Les trois premiers livres de l’Avesta, — Vendidad, Izeschné et Vispered, — forment, réunis, un tout appelé Vendidad-Sadé, c’est-à-dire pur.

Le quatrième livre de l’Avesta, — Sirozé, — est un recueil de prières spéciales adressées aux esprits présidant aux trente jours. Chaque prière porte le nom de l’esprit auquel le jour est consacré ; l’invocation s’adresse à l’esprit, non au jour.

Les trente jours du Sirozé étaient-ils l’ensemble d’une période de temps déterminée, se renouvelant sans cesse, sorte de mois, par exemple, se succédant sans interruption ? ou bien ces trente prières étaient-elles collectionnées pour offrir au mazdéen une sorte d’office, de trentaine, semblable à l’octave, à la neuvaine catholique ? ou encore, l’ensemble de ces oraisons ne portait-il le titre numératif de Sirozé que pour indiquer qu’elles devaient être dites, dans l’intérêt des morts, trente jours après leur décès ? Ces trois opinions ont été émises.

Le cinquième livre de l’Avesta, — Yescht, — est un ouvrage purement liturgique.

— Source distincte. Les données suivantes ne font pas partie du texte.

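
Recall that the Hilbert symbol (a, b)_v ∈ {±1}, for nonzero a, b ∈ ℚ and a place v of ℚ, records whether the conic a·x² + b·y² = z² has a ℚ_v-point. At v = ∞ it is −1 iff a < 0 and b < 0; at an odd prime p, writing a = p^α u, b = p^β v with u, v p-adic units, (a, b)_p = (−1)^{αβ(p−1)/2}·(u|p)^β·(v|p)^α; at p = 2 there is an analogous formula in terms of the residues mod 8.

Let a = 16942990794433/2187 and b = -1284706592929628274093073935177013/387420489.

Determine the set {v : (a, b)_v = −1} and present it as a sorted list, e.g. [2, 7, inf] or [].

[2, 3, 23, 41, 43, 47]

(a, b) ≡ (62891499, -253) mod (ℚ^×)²; places V = {2, 3, 7, 11, 19, 23, 29, 31, 41, 43, 47, ∞}.
(a,b)_7: α=0, u≡6; β=2, v≡6 (mod 7); (6|7)=-1, (6|7)=-1; sign (−1)^0·-1^2·-1^0 = +1.
(a,b)_3: α=-7, u≡1; β=-18, v≡2 (mod 3); (1|3)=+1, (2|3)=-1; sign (−1)^0·+1^-18·-1^-7 = -1.
(a,b)_19: α=0, u≡7; β=2, v≡3 (mod 19); (7|19)=+1, (3|19)=-1; sign (−1)^0·+1^2·-1^0 = +1.
(a,b)_41: α=1, u≡13; β=2, v≡15 (mod 41); (13|41)=-1, (15|41)=-1; sign (−1)^0·-1^2·-1^1 = -1.
(a,b)_2: α=0, β=0; u≡3, v≡3 (mod 8); ε(u)ε(v)=1·1, αω(v)=0·1, βω(u)=0·1; sum ≡ 1  ⇒  -1.
(a,b)_∞: sgn(62891499)=+, sgn(-253)=−, so +1.
(a,b)_43: α=1, u≡8; β=2, v≡8 (mod 43); (8|43)=-1, (8|43)=-1; sign (−1)^0·-1^2·-1^1 = -1.
(a,b)_29: α=2, u≡27; β=4, v≡15 (mod 29); (27|29)=-1, (15|29)=-1; sign (−1)^0·-1^4·-1^2 = +1.
(a,b)_23: α=1, u≡8; β=3, v≡13 (mod 23); (8|23)=+1, (13|23)=+1; sign (−1)^1·+1^3·+1^1 = -1.
(a,b)_47: α=1, u≡28; β=2, v≡41 (mod 47); (28|47)=+1, (41|47)=-1; sign (−1)^0·+1^2·-1^1 = -1.
(a,b)_31: α=2, u≡25; β=4, v≡6 (mod 31); (25|31)=+1, (6|31)=-1; sign (−1)^0·+1^4·-1^2 = +1.
(a,b)_11: α=1, u≡9; β=3, v≡10 (mod 11); (9|11)=+1, (10|11)=-1; sign (−1)^1·+1^3·-1^1 = +1.
(62891499, -253 / ℚ) ramifies at {2, 3, 23, 41, 43, 47}: a division algebra.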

Il comprend dix-huit morceaux qui sont des actes de foi, des indications de cérémonies, des formules de contrition. A la collection du Yescht primitif sont venues s’adjoindre successivement des prières, des déclarations, des ordonnances qui formaient, écrites en zend, en pehlvi ou en parsi, des espèces d’opuscules indépendants : les Néaeschs, les Patets, les Afrins, les Œfergans, les Nekah, les éloges des cinq gahs du jour, les Nérenghs et les Tahvis. Le recueil qui contient tous ces morceaux réunis au Yescht est désigné sous le titre de Yeschts-Sadés. C’est un mélange incohérent de toutes sortes d’œuvres appartenant à toutes les époques, à toutes les fantaisies.

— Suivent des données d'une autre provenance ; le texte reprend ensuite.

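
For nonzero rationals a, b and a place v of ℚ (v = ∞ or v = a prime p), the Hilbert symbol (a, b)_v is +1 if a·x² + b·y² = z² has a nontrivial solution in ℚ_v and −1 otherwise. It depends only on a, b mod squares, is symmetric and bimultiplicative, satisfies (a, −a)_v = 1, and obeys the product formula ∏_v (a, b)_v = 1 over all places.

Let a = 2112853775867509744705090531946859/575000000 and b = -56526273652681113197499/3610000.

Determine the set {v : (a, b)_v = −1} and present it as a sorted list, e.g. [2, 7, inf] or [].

[17, 41]

(a, b) ≡ (18387557, -11) mod (ℚ^×)²; places V = {2, 3, 5, 11, 17, 19, 23, 31, 37, 41, ∞}.
(a,b)_41: α=3, u≡11; β=4, v≡19 (mod 41); (11|41)=-1, (19|41)=-1; sign (−1)^0·-1^4·-1^3 = -1.
(a,b)_11: α=4, u≡5; β=1, v≡7 (mod 11); (5|11)=+1, (7|11)=-1; sign (−1)^0·+1^1·-1^4 = +1.
(a,b)_5: α=-8, u≡2; β=-4, v≡1 (mod 5); (2|5)=-1, (1|5)=+1; sign (−1)^0·-1^-4·+1^-8 = +1.
(a,b)_37: α=3, u≡18; β=2, v≡28 (mod 37); (18|37)=-1, (28|37)=+1; sign (−1)^0·-1^2·+1^3 = +1.
(a,b)_∞: sgn(18387557)=+, sgn(-11)=−, so +1.
(a,b)_31: α=3, u≡24; β=2, v≡4 (mod 31); (24|31)=-1, (4|31)=+1; sign (−1)^0·-1^2·+1^3 = +1.
(a,b)_2: α=-6, β=-4; u≡5, v≡5 (mod 8); ε(u)ε(v)=0·0, αω(v)=-6·1, βω(u)=-4·1; sum ≡ 0  ⇒  +1.
(a,b)_3: α=24, u≡2; β=14, v≡1 (mod 3); (2|3)=-1, (1|3)=+1; sign (−1)^0·-1^14·+1^24 = +1.
(a,b)_19: α=0, u≡13; β=-2, v≡8 (mod 19); (13|19)=-1, (8|19)=-1; sign (−1)^0·-1^-2·-1^0 = +1.
(a,b)_17: α=3, u≡16; β=2, v≡5 (mod 17); (16|17)=+1, (5|17)=-1; sign (−1)^0·+1^2·-1^3 = -1.
(a,b)_23: α=-1, u≡9; β=0, v≡9 (mod 23); (9|23)=+1, (9|23)=+1; sign (−1)^0·+1^0·+1^-1 = +1.
Ram(18387557, -11) = {17, 41}; no ℚ_17-point on the conic.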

On y trouve une franche profession de foi : La pure loi des mazdéens, la loi excellente, droite, juste, que Dieu a envoyée aux peuples, est certainement celle que le pur Zoroastre a apportée ; — des préceptes hygiéniques : Il faut se lever au gâh gochen (avant le soleil), défaire et remettre le kosti (ceinture) en restant sur le même tapis où l’on a dormi ; ensuite se laver les mains et le visage ; — des imprécations, avec l’attitude que doit avoir l’imprécateur ; les gestes par lesquels il éloignera les démons, les magiciens, les ennemis. On y lit enfin un acte de contrition : Ormuzd, roi, je me repens de tous mes péchés, j’y renonce. Je renonce à toute mauvaise pensée, à toute mauvaise parole, à toute mauvaise action ; à ce que, dans le inonde, j’ai pensé, ou dit, ou fait, ou cherché à faire, ou commencé de mal. Pour ces péchés de pensée, de parole, d’action, ô Dieu, ayez pitié de mon corps et de mon âme, dans ce monde et dans l’autre.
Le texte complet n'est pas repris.